The relationship between lesion length and SUVmax values
Significant correlations between lesion length and [68Ga]Ga-FAPI SUVmax values were noted for primary tumors, lymph node metastases, and bone metastases in Spearman’s correlation analyses, while [18F]FDG SUVmax values were only correlated with lesion length for primary tumors and lymph node metastases but not for bone metastases (Fig 2).
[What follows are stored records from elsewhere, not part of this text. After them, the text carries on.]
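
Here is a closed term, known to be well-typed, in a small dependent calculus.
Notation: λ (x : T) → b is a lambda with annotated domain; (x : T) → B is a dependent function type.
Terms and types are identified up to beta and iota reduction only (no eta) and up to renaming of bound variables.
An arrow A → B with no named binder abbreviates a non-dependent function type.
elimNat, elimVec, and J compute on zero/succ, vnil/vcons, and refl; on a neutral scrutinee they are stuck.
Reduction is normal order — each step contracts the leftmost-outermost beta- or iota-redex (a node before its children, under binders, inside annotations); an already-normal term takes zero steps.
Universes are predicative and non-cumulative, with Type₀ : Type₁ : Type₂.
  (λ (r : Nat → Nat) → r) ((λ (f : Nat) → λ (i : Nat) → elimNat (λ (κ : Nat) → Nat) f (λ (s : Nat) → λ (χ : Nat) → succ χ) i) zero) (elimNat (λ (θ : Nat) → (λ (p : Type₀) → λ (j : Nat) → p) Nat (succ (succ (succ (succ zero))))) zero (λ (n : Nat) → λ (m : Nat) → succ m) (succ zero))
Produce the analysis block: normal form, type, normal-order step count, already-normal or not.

normal form:
  succ zero
inferred type:
  Nat
reduction steps (normal order): 11
started in normal form: no
first redex: a beta-redex


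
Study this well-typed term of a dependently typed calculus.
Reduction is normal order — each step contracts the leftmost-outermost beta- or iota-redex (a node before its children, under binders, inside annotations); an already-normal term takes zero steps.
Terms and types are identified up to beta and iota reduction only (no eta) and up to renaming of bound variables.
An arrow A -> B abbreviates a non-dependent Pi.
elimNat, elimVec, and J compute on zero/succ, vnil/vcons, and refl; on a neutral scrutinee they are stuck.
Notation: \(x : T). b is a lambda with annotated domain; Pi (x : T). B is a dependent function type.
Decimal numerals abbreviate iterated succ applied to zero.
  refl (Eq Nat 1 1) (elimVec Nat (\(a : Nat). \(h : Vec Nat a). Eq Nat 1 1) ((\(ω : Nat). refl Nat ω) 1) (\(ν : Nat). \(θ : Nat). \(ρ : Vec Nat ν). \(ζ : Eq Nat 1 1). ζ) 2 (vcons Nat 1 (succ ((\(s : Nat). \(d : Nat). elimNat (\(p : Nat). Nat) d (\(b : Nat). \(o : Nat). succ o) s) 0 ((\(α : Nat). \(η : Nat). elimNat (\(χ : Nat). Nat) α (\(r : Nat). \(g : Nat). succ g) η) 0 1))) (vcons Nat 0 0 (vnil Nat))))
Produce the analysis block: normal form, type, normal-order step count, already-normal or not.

resulting normal form:
  refl (Eq Nat 1 1) (refl Nat 1)
type:
  Eq (Eq Nat 1 1) (refl Nat 1) (refl Nat 1)
steps to reach normal form (normal order): 12
term was already normal: no
first redex: an elimVec iota-redex


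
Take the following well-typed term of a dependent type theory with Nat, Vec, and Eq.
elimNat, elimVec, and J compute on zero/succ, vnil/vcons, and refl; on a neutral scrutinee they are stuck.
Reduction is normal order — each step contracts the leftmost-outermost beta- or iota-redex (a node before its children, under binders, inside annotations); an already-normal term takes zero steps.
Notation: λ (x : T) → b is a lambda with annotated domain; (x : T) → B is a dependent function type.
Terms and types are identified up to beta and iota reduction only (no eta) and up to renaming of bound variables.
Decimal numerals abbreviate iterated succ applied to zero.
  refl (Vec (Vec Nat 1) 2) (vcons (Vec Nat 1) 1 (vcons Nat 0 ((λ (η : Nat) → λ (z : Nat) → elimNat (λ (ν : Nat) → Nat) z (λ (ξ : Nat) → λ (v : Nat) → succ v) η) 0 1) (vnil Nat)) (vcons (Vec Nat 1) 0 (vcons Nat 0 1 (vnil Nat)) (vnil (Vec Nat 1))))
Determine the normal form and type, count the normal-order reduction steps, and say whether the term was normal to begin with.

normal form:
  refl (Vec (Vec Nat 1) 2) (vcons (Vec Nat 1) 1 (vcons Nat 0 1 (vnil Nat)) (vcons (Vec Nat 1) 0 (vcons Nat 0 1 (vnil Nat)) (vnil (Vec Nat 1))))
inferred type:
  Eq (Vec (Vec Nat 1) 2) (vcons (Vec Nat 1) 1 (vcons Nat 0 1 (vnil Nat)) (vcons (Vec Nat 1) 0 (vcons Nat 0 1 (vnil Nat)) (vnil (Vec Nat 1)))) (vcons (Vec Nat 1) 1 (vcons Nat 0 1 (vnil Nat)) (vcons (Vec Nat 1) 0 (vcons Nat 0 1 (vnil Nat)) (vnil (Vec Nat 1))))
normal-order step count: 3
already normal: no
first redex: a beta-redex


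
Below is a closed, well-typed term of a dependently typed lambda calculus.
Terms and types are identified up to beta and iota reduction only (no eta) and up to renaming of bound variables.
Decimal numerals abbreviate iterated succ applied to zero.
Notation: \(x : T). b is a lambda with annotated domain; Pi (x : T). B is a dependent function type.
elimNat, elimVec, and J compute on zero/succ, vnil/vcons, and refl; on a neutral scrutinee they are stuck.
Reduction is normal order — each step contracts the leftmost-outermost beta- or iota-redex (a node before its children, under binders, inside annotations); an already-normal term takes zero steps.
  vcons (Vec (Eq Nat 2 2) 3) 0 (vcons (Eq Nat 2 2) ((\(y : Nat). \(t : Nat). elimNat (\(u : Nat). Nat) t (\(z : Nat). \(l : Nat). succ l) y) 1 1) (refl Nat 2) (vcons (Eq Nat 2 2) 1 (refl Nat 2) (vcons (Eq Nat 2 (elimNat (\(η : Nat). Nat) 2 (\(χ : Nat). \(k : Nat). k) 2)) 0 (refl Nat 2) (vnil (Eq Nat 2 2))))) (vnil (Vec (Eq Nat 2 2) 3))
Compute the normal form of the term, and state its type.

resulting normal form:
  vcons (Vec (Eq Nat 2 2) 3) 0 (vcons (Eq Nat 2 2) 2 (refl Nat 2) (vcons (Eq Nat 2 2) 1 (refl Nat 2) (vcons (Eq Nat 2 2) 0 (refl Nat 2) (vnil (Eq Nat 2 2))))) (vnil (Vec (Eq Nat 2 2) 3))
type:
  Vec (Vec (Eq Nat 2 2) 3) 1


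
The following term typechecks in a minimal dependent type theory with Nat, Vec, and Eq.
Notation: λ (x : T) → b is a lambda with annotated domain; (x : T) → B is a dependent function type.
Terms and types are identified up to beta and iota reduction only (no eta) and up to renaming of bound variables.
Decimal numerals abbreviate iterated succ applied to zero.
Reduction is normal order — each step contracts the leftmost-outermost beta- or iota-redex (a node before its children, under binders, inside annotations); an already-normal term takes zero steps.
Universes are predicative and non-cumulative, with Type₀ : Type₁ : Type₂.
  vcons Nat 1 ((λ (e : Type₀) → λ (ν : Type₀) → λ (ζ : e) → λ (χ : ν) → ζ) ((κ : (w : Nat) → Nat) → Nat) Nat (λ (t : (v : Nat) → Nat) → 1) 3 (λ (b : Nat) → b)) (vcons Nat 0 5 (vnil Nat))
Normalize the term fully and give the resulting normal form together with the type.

reduced normal form:
  vcons Nat 1 1 (vcons Nat 0 5 (vnil Nat))
the term's type:
  Vec Nat 2
observation: 5 normal-order steps separate the term from its normal form.


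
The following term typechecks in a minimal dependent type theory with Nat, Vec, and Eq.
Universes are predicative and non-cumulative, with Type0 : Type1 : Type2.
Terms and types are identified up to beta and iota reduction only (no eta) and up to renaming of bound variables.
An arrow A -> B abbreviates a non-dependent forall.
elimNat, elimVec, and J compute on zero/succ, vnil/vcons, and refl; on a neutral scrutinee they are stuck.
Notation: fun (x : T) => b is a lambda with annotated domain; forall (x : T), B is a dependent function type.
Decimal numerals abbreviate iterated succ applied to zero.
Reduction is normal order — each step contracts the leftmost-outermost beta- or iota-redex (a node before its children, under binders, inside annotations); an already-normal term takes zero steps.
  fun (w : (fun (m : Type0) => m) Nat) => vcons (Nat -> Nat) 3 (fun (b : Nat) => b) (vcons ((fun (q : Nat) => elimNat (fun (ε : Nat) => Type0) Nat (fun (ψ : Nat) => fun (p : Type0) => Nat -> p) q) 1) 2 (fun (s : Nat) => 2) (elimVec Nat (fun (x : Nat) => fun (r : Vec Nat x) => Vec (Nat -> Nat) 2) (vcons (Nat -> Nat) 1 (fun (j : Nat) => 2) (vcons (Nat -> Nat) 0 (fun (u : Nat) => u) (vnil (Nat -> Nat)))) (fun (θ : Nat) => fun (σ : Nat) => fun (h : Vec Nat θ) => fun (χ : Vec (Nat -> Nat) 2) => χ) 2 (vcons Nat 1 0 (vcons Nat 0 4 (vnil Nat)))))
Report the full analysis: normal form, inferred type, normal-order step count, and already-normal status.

resulting normal form:
  fun (w : Nat) => vcons (Nat -> Nat) 3 (fun (m : Nat) => m) (vcons (Nat -> Nat) 2 (fun (b : Nat) => 2) (vcons (Nat -> Nat) 1 (fun (q : Nat) => 2) (vcons (Nat -> Nat) 0 (fun (ε : Nat) => ε) (vnil (Nat -> Nat)))))
type:
  Nat -> Vec (Nat -> Nat) 4
steps to reach normal form (normal order): 17
started in normal form: no
first contracted redex: a beta-redex


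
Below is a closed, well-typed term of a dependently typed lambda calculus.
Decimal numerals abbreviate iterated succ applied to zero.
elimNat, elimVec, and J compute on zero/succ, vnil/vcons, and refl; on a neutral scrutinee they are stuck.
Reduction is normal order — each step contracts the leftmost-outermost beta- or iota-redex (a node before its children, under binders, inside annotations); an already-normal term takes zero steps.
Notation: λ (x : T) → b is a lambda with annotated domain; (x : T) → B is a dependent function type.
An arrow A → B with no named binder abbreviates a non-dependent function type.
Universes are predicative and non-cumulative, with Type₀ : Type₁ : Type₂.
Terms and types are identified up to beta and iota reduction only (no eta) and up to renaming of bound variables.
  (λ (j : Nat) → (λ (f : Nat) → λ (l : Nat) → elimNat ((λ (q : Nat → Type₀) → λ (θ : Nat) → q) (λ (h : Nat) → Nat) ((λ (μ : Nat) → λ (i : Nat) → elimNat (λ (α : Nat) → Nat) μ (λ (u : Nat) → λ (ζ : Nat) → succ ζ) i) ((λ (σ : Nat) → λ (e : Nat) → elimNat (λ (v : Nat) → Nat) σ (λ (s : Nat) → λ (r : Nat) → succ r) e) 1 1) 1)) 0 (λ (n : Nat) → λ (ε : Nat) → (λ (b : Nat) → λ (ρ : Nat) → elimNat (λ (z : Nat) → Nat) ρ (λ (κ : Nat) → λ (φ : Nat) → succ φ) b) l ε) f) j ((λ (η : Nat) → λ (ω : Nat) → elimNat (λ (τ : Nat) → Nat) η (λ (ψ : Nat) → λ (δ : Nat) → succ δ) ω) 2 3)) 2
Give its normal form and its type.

reduced normal form:
  10
type:
  Nat


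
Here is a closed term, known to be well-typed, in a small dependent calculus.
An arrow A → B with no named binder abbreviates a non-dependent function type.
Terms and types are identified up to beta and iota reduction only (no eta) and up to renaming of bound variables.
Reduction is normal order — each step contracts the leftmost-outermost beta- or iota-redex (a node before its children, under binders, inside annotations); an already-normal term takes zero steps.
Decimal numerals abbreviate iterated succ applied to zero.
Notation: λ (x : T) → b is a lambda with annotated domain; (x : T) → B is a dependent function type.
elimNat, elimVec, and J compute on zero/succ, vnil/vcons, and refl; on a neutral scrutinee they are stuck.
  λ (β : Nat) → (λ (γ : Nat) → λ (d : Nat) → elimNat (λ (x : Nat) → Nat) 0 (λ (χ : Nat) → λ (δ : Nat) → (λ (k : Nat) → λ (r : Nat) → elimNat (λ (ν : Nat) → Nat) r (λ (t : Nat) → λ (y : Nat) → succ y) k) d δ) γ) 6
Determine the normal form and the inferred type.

resulting normal form:
  λ (β : Nat) → λ (γ : Nat) → elimNat (λ (d : Nat) → Nat) (elimNat (λ (x : Nat) → Nat) (elimNat (λ (χ : Nat) → Nat) (elimNat (λ (δ : Nat) → Nat) (elimNat (λ (k : Nat) → Nat) (elimNat (λ (r : Nat) → Nat) 0 (λ (ν : Nat) → λ (t : Nat) → succ t) γ) (λ (y : Nat) → λ (c : Nat) → succ c) γ) (λ (j : Nat) → λ (f : Nat) → succ f) γ) (λ (ω : Nat) → λ (η : Nat) → succ η) γ) (λ (τ : Nat) → λ (b : Nat) → succ b) γ) (λ (σ : Nat) → λ (ξ : Nat) → succ ξ) γ
inferred type:
  Nat → Nat → Nat
observation: 32 normal-order steps normalize the term, beginning with a beta-redex.


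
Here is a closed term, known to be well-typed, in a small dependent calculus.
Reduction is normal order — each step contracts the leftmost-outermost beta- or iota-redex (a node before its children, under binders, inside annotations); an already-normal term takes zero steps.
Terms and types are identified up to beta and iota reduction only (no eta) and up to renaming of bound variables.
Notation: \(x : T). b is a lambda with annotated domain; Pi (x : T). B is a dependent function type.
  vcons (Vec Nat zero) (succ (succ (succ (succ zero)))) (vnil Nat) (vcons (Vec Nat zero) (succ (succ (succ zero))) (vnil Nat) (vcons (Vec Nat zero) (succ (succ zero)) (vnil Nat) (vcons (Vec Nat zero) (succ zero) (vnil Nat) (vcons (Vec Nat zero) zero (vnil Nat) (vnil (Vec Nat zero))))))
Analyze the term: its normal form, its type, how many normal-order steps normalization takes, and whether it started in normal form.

reduced normal form:
  vcons (Vec Nat zero) (succ (succ (succ (succ zero)))) (vnil Nat) (vcons (Vec Nat zero) (succ (succ (succ zero))) (vnil Nat) (vcons (Vec Nat zero) (succ (succ zero)) (vnil Nat) (vcons (Vec Nat zero) (succ zero) (vnil Nat) (vcons (Vec Nat zero) zero (vnil Nat) (vnil (Vec Nat zero))))))
inferred type:
  Vec (Vec Nat zero) (succ (succ (succ (succ (succ zero)))))
normal-order step count: 0
started in normal form: yes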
Prediction of EGFR mutation status
For six patients with lung adenocarcinoma who underwent genetic testing, the metabolic parameters (SUVmax, TBR) of two imaging modalities were lower in EGFR mutant than wild-type lung adenocarcinoma, although neither was significantly different (Fig 3).
N and M staging
Overall, 10 NSCLC cases in the current researh cohort underwent mediastinal lymph node dissection (patients 5, 8, 11, 17, 20, 23, 24, 26, 27, and 28). While 19 FDG-positive lymph nodes were found to be benign upon biopsy, just 4 FAPI-positive lymph nodes were confirmed to be benign. For these patients, [18F]FDG PET/CT and [68Ga]Ga-FAPI PET/CT results were consistent with N staging in 8 and 5 patients, respectively. [68Ga]Ga-FAPI PET/CT imaging led to a lower N-stage in 1 patient (patient 11) owing to overlooked lymph node metastases and a higher N-stage in 1 patient (patient 28) owing to the detection of additional false-positive lymph nodes. In contrast, [18F]FDG PET/CT detected additional false-positive lymph nodes in 5 patients (patients 11, 20, 23, 27, and 28) resulting in higher N staging for these individuals. Overall, NSCLC patient N-staging based upon [68Ga]Ga-FAPI results was more accurate than [18F]FDG PET/CT results for these same patients (80% [8/10] vs. 50% [5/10]).
Of the contributors considered in the present research, 12 (42.9%) exhibited distant metastatic lesions, while 16 (57.1%) did not. [68Ga]Ga-FAPI PET/CT enabled the accurate M-staging of 26 of these patients, while its failure to detect adrenal metastases results in a decreased M stage in 2 individuals (patients 2 and 20). [18F]FDG PET/CT enabled the accurate M-staging of 25 patients, with incorrect results in the remaining patients owing to 1 instance of false-positive adrenal modules (patient 13) and 2 instances of false-negative bone metastases (patients 16 and 21). The overall M-staging accuracy of [68Ga]Ga-FAPI PET/CT was superior to that of [18F]FDG PET/CT (92.9% [26/28] vs. 89.3% [25/28]).